They say imitation is the sincerest form of flattery. Since about halfway through its second season, Masters of Sex has flattered its foundational figures by making bold leaps into the future — literally, rather than philosophically, in the form of time jumps. The biggest of these, of course, came in the transition from Season Two to Season Three, a span of nearly five years. (Though if you go by the age of Virginia’s inexplicably grown-up children, that’s a looooooooong five years.) But less dramatic fast-forwarding can be just as impactful. Take “Three’s a Crowd,” tonight’s episode, for example, in which a nine-month pregnancy is collapsed into a single hour of television. The proper response to this act of time travel is one of gratitude: Thank God that’s over with.
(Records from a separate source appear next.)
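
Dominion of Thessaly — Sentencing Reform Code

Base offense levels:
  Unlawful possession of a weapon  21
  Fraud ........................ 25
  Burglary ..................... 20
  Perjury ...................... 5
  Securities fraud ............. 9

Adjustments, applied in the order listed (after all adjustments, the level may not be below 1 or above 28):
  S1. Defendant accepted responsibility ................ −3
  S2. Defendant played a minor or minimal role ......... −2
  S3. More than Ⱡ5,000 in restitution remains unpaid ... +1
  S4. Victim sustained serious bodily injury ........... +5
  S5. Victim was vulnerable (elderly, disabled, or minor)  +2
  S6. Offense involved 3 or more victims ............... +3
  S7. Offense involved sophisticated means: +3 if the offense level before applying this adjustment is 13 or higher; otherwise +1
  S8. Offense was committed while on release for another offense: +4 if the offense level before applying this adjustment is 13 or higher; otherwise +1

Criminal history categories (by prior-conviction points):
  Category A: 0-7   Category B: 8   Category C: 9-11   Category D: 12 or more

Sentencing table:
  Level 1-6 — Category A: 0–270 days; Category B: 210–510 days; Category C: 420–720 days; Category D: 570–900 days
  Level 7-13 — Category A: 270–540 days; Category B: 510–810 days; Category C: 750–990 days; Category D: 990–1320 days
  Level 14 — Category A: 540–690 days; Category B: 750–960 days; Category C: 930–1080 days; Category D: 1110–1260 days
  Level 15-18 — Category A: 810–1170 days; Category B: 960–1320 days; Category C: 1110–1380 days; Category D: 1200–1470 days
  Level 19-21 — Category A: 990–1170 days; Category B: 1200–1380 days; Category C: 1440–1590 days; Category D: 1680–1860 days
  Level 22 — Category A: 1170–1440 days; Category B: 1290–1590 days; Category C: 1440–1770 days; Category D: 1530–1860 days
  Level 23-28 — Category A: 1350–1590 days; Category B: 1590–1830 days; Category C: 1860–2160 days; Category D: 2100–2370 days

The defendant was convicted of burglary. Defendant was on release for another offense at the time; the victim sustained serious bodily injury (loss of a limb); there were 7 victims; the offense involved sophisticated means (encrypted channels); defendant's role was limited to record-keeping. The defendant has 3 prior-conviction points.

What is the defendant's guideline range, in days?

Base offense level for burglary: 20.
S1 does not apply.
S2 applies: 20 − 2 = 18.
S4 applies: 18 + 5 = 23.
S5 does not apply.
S6 applies: 23 + 3 = 26.
S7 applies (level before this adjustment is 26 ≥ 13, so +3): 26 + 3 = 29.
S8 applies (level before this adjustment is 29 ≥ 13, so +4): 29 + 4 = 33.
Level 33 exceeds the maximum of 28; capped at 28.
Final offense level: 28.
Criminal history: 3 prior points → Category A (0-7).
Level 28 falls in the 23-28 band.
Grid: Level 23-28 × Category A = 1350-1590 days.

1350-1590 days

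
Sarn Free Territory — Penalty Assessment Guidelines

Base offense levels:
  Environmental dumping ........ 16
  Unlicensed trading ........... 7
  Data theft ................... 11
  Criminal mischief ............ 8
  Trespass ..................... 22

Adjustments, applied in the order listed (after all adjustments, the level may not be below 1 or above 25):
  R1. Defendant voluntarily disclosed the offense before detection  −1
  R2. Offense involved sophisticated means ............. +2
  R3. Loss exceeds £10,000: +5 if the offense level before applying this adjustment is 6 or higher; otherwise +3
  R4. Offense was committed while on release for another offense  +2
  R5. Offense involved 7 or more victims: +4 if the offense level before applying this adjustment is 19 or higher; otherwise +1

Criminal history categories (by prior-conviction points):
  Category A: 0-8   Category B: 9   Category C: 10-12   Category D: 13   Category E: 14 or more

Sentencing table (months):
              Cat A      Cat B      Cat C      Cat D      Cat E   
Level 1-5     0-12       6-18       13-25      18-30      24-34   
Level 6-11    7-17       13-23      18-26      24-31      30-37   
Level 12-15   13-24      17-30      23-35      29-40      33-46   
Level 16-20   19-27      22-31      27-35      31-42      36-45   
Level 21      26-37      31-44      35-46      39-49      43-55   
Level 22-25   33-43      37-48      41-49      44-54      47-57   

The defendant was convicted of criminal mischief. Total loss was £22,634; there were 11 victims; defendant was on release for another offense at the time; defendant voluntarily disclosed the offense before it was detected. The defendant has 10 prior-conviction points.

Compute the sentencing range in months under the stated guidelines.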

Precious little about the storyline that dominated tonight’s episode either plays to the show’s preexisting strengths or breaks new ground in going offroad. Finding out that she’s pregnant with a third child by ex-husband George causes problems for Virginia at work? You don’t say! It makes Bill, who’s jealous of their relationship and worried about appearances for his life’s work, uncomfortable, and Libby, who knows her husband will be fingered as the father by the public at large, even more so? Get out of town! There’s a plot point where it looks like she’ll get an abortion but the show, ahem, I mean she changes her mind at the last minute? Stop the press! Her newly troubled teenage daughter Tessa tells Virginia that her bad decisions disqualify her from delivering moralistic lectures by saying, in literally so many words, “You’re the last person who gets to lecture me on anything”? Well, I guess it’s a step forward from “You’re the worst mom ever,” an actual honest-to-god line from earlier in the episode! The birth is a screaming crying sweaty mess like every other birth that’s ever been shown on television? I could have a heart attack and die from not-surprise! It’s difficult to overstate how rote and uninteresting every aspect of the idea and the execution wound up being. The most you can say for it is that it only ate up one week of screentime.
And would you believe this was completely the writers’ choice? In reality, there was no narrowly avoided scandal that threatened to overshadow the release of Human Sexual Response, no shotgun re-marriage to George, no third Johnson baby at all. Even on a show that plays so fast and loose with the facts in its historical fiction that it requires a disclaimer at the end of each episode stating that the child characters bear no resemblance to their real-life inspirations, the invention of a child out of whole cloth is something else. Masters has now done it not once but twice: Both Bill & Libby’s and Virginia & George’s third kids are completely made up, brought into this world by showrunner Michelle Ashford rather than the people the show is ostensibly about. Nothing Masters has done with these wholly optional additions so far has justified the investment.
Indeed, both the bogus baby boom and the sudden swerve into teen-drama territory have steered the series away from its primary points of appeal. Gini and Bill’s used to have chemistry to burn; now it’s tough to remember the last time a scene between them was enough to get any viewer hot and bothered. The labcoat eroticism of their sex study itself was, in the show’s early episodes, a long-overdue payoff on pay-cable’s potential to parlay Nudity and Strong Sexual Content into something as smart as it was smutty; now that element is completely absent. I dunno, maybe there are people out there who’d rather watch a show about hysterical women getting coached through contractions or arguing with their daughters about the borrowing the car, but Growing Pains is available on Amazon for just $1.99 an episode.
Fortunately, Masters has too much talent involved to deliver a completely stillborn episode. Mather Zickel has long been a lively presence as George Johnson, Gini’s boisterous but occasionally insightful ex, and his confrontation with Gini prior to their sham marriage airs out old grievances about her callous attitude toward him, her affair with Bill, her obsession with a project he finds troubling, and his own sense of inadequacy in a convincingly ugly way. On the flipside, Michael Sheen gets to display the awkward sense of humor he used so brilliantly in his unforgettable creepazoid cameo in HBO’s mockumentary 7 Days in Hell when he blusters his way through breaking the news to Libby that Virginia’s pregnant, and later when he tries to get Gini through painful contractions by singing “Danny Boy,” badly.
Finally, the writing starts taking real risks when, in a further attempt to comfort his crestfallen partner, Bill gives voice to the notion that full-time mothers do their kids a disservice by sacrificing their own goals, careers, and dreams on the altar of motherhood. “Oh, you poor things,” he imagines future generations saying to their homemaker forebears, “Look at how much more you could have been!” This echoes his earlier contention, to the wife of the Shah of Iran (don’t ask), that desire and respect form a truer bond between men and women than having a child together alone. These are harsh indictments or declarations of liberation, depending on how you look at them; Masters, to its credit, lets viewers decide for themselves. If it had stayed in this challenging mode instead of frog-marching characters and audience alike through bad family drama, that would have been a blessed event indeed.